Set off north from the Seacombe landing stage [1] past the vast ventilation tower [2] for the Wallasey road tunnel. There is a fine view back to the Liverpool waterfront. Soon you pass the rather grand Wallasey Town Hall [3].

A little further on, jutting out into the river, is the old Egremont Ferry quay [4], where there is a Speakers' Corner. This is a pleasant place to sit and take in the view across the river or north along Egremont Promenade.

A pleasant stretch now along Egremont Promenade with its elegant houses passes the memorial to Mother Redcap's [5], a famous sailors' pub in olden times but now long gone. Look out for a little road, Pengwern Terrace, going up the hill away from the river. At the top of this is the Magazine pub [6], where you can sit outside and look over the river.

Go right at the pub along Magazine Brow, which passes through a small and peaceful old corner of New Brighton with charming cottages. A little further along are the castellated remains of the Magazine itself [7], which used to be used for the storage of gunpowder. Turn right here to Vale Park [8] and cut across it to return to the river. Past Vale Park is a grassy area on the left known as Tower Grounds [9]. This is where the Tower Ballroom and New Brighton Tower itself used to be, with the pier just opposite. The tower was completed in 1900, 10 years after Blackpool Tower and, at 567 ft (173 m), was 49 ft (15 m) taller. It was modelled on the Eiffel Tower and completed in 1900. It had been dismantled by 1921 because lack of maintenance during World War I had caused the structure to become unsafe.

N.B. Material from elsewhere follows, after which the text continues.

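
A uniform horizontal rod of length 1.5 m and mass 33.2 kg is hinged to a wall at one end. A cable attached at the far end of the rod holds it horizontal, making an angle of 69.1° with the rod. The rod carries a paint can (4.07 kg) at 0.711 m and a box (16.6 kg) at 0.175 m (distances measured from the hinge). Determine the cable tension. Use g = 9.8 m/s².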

You are now approaching the end of the Mersey estuary and you will see Fort Perch Rock [10] ahead. Behind this, on the extreme northern tip of the Wirral, is New Brighton Lighthouse [11], which you can walk out to at low tide. There is a fine, clean, sandy beach here and it is a great spot to take in the bracing sea air and views. Return around the seaward side of the Marine Lake [12] and turn right along the Marine Promenade then left up Atherton Street to reach New Brighton station [13].